As we can see in the preceding code, we use OpenCV's VideoCapture function to create the video capture object cap. Once it's created, we start an infinite loop and keep reading frames from the webcam until we encounter a keyboard interrupt. In the first line within the while loop, we have the following line:

ret, frame = cap.read()

Here, "ret" is a Boolean value returned by the read function, and it indicates whether or not the frame was captured successfully. If the frame is captured correctly, it's stored in the variable frame. This loop will keep running until we press the "q" key. So we keep checking for a keyboard interrupt in the following line:

if cv2.waitKey(25) & 0xFF == ord("q"):
	cv2.destroyAllWindows()
	break

Everytime we capture a new frame, we apply yolo detection on that frame:

r_image, ObjectsList = yolo.detect_img(frame)	

Conslusion:

So as you can see, it's not a magic to use your webcam with YOLO object detection. To edit code, that I could use webcam on all this stuff, took me around 10 minutes.

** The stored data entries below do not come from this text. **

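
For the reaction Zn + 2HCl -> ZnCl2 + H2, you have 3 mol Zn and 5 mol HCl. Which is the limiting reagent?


Mole ratio available / coefficient:
  Zn: 3/1 = 3.000
  HCl: 5/2 = 2.500
Smaller ratio is limiting.

HCl


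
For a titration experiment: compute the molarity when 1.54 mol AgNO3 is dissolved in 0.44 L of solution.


M = n/V = 1.54/0.44 = 3.500 mol/L

3.500 M


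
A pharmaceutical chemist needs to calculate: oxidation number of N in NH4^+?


x + 4(+1) = +1, so x = -3
Oxidation number: -3

-3


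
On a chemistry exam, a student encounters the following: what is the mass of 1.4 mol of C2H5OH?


M(C2H5OH) = 46.07 g/mol
mass = n × M = 1.4 × 46.07 = 64.50 g

64.50 g


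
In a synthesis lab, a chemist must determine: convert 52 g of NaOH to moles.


M(NaOH) = 40.0 g/mol
n = mass/M = 52/40.0 = 1.3 mol

1.3 mol


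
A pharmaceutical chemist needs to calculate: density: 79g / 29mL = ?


ρ = mass/volume
= 79/29
= 2.724 g/mL

2.724 g/mL


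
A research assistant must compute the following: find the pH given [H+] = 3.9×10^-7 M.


pH = -log10([H+]) = -log10(3.9×10^-7)
= 7 - log10(3.9)
= 7 - 0.59
= 6.41

6.41


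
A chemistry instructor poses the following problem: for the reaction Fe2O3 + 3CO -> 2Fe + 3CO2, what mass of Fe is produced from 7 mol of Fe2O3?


Mole ratio Fe:Fe2O3 = 2:1
n(Fe) = 7 × 2/1 = 14.000 mol
mass = 14.000 × 55.85 = 781.9 g

781.9 g


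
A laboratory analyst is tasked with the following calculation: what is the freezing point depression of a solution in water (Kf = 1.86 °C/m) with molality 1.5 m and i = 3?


ΔTf = Kf × m × i
= 1.86 × 1.5 × 3
= 8.37 °C

8.37 °C


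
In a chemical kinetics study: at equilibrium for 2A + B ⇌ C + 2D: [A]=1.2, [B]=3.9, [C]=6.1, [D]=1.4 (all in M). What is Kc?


Kc = [C][D]^2/([A]^2[B])
= (6.1^1 × 1.4^2)/(1.2^2 × 3.9^1)
= 11.956/5.616
= 2.129

2.129


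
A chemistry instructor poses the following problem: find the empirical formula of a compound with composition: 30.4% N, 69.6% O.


Assume 100 g sample. Moles of each element:
  N: 30.4/14.01 = 2.17 mol
  O: 69.6/16.0 = 4.35 mol
Divide by smallest (2.17):
  N: 2.17/2.17 = 1.0
  O: 4.35/2.17 = 2.0
Empirical formula: NO2

NO2


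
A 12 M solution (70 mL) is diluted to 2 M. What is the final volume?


C1V1 = C2V2
12 × 70 = 2 × V2
V2 = 840/2 = 420.0 mL

420.0 mL


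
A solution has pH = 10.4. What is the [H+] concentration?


[H+] = 10^(-pH) = 10^(-10.4)
= 3.98×10^-11 M

3.98×10^-11 M


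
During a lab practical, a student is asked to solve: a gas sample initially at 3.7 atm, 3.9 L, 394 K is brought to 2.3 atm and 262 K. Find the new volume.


P1V1/T1 = P2V2/T2
V2 = P1V1T2/(T1P2)
= 3.7×3.9×262/(394×2.3)
= 4.172 L

4.172 L


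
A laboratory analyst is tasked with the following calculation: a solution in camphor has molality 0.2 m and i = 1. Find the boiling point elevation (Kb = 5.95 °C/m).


ΔTb = Kb × m × i
= 5.95 × 0.2 × 1
= 1.19 °C

1.19 °C


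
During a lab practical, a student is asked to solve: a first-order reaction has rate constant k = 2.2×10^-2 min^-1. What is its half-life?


t½ = ln2/k = 0.693147/(2.2×10^-2 min^-1)
= 31.51 min

31.51 min


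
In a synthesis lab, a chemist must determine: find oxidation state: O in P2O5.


O is usually -2
Oxidation number: -2

-2


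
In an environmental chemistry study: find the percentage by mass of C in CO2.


M(CO2) = 1×12.01 + 2×16.0 = 44.01 g/mol
Mass of C = 1 × 12.01 = 12.01 g/mol
% C = 12.01/44.01 × 100 = 27.29%

27.29%


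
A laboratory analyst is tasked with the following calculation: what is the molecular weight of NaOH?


M(NaOH) = 1×22.99 + 1×16.0 + 1×1.008
= 22.99 + 16.0 + 1.01
= 40.0 g/mol

40.0 g/mol


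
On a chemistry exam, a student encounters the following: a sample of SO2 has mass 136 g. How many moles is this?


M(SO2) = 64.07 g/mol
n = mass/M = 136/64.07 = 2.1227 mol

2.1227 mol


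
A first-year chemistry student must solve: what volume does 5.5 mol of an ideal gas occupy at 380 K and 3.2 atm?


PV = nRT  (R = 0.08206 L·atm/(mol·K))
V = nRT/P = 5.5×0.08206×380/3.2
= 53.595 L

53.595 L


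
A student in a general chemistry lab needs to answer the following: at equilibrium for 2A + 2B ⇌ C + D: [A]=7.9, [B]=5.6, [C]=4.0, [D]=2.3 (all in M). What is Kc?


Kc = [C][D]/([A]^2[B]^2)
= (4.0^1 × 2.3^1)/(7.9^2 × 5.6^2)
= 9.2/1957.1776
= 0.004701

0.004701


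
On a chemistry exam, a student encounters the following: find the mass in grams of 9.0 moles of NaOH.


M(NaOH) = 40.0 g/mol
mass = n × M = 9.0 × 40.0 = 360.00 g

360.00 g


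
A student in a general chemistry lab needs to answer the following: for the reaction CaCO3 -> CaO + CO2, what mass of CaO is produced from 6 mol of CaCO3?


Mole ratio CaO:CaCO3 = 1:1
n(CaO) = 6 × 1/1 = 6.000 mol
mass = 6.000 × 56.08 = 336.48 g

336.48 g


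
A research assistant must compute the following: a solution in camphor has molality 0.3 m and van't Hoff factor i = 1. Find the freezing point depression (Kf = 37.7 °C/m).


ΔTf = Kf × m × i
= 37.7 × 0.3 × 1
= 11.31 °C

11.31 °C


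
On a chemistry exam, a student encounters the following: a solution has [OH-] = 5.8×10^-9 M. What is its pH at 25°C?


pOH = -log10([OH-]) = -log10(5.8×10^-9)
= 9 - log10(5.8) = 8.24
pH = 14 - pOH = 14 - 8.24 = 5.76

5.76


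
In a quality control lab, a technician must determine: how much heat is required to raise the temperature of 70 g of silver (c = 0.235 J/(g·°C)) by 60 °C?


q = mcΔT = 70 × 0.235 × 60
= 987.00 J

987.00 J


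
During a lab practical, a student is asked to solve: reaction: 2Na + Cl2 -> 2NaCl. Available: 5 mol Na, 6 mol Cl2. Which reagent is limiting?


Mole ratio available / coefficient:
  Na: 5/2 = 2.500
  Cl2: 6/1 = 6.000
Smaller ratio is limiting.

Na


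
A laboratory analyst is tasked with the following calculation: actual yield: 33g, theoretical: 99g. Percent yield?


% yield = actual/theoretical × 100
= 33/99 × 100
= 33.33%

33.33%


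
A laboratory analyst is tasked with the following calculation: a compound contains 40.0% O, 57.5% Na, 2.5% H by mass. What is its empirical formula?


Assume 100 g sample. Moles of each element:
  O: 40.0/16.0 = 2.5 mol
  Na: 57.5/22.99 = 2.501 mol
  H: 2.5/1.008 = 2.48 mol
Divide by smallest (2.48):
  O: 2.5/2.48 = 1.01
  Na: 2.501/2.48 = 1.01
  H: 2.48/2.48 = 1.0
Empirical formula: NaOH

NaOH


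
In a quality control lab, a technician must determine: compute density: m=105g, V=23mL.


ρ = mass/volume
= 105/23
= 4.565 g/mL

4.565 g/mL


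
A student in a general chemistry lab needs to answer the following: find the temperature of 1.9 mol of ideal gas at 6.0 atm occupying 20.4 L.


PV = nRT  (R = 0.08206 L·atm/(mol·K))
T = PV/(nR) = 6.0×20.4/(1.9×0.08206)
= 122.40/0.155914
= 785.05 K

785.05 K


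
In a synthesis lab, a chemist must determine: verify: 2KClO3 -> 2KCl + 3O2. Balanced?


Equation: 2KClO3 -> 2KCl + 3O2
Check atoms: Cl: 2=2, K: 2=2, O: 6=6
Balanced

Yes, balanced


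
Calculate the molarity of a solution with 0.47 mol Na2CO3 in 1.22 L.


M = n/V = 0.47/1.22 = 0.385 mol/L

0.385 M


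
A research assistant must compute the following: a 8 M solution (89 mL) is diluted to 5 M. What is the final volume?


C1V1 = C2V2
8 × 89 = 5 × V2
V2 = 712/5 = 142.4 mL

142.4 mL


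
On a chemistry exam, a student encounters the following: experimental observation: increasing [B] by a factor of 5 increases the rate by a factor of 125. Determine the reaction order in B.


rate ∝ [B]^n
5^n = 125 → n = 3
Order in B: 3

3


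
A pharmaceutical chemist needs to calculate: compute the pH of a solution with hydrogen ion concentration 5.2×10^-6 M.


pH = -log10([H+]) = -log10(5.2×10^-6)
= 6 - log10(5.2)
= 6 - 0.72
= 5.28

5.28


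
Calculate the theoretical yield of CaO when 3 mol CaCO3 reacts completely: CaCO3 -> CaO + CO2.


Mole ratio CaO:CaCO3 = 1:1
n(CaO) = 3 × 1/1 = 3.000 mol
mass = 3.000 × 56.08 = 168.24 g

168.24 g


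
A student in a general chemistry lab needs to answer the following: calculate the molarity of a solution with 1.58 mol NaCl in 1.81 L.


M = n/V = 1.58/1.81 = 0.873 mol/L

0.873 M


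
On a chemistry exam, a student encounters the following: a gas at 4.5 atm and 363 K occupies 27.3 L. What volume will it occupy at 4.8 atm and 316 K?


P1V1/T1 = P2V2/T2
V2 = P1V1T2/(T1P2)
= 4.5×27.3×316/(363×4.8)
= 22.28 L

22.28 L


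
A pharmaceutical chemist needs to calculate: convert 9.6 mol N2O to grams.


M(N2O) = 44.02 g/mol
mass = n × M = 9.6 × 44.02 = 422.59 g

422.59 g


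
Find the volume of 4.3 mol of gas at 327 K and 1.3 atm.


PV = nRT  (R = 0.08206 L·atm/(mol·K))
V = nRT/P = 4.3×0.08206×327/1.3
= 88.757 L

88.757 L


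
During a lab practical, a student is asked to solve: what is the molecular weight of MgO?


M(MgO) = 1×24.31 + 1×16.0
= 24.31 + 16.0
= 40.31 g/mol

40.31 g/mol


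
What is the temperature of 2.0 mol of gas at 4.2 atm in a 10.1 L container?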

Also to make it more interesting we tried to compare FPS while using CPU and GPU. On cpu I was receiving around 3 frames per second, with GPU it was 11 frames per second. So to use object detection on gpu I can say that it's hundred times faster. Our frames were limited by openCV "cap.read()" function. I beleave there is ways to capture frames in faster way, but this wasn't the goal of this tutorial.

Full code of "webcam_detect.py" is on my github page.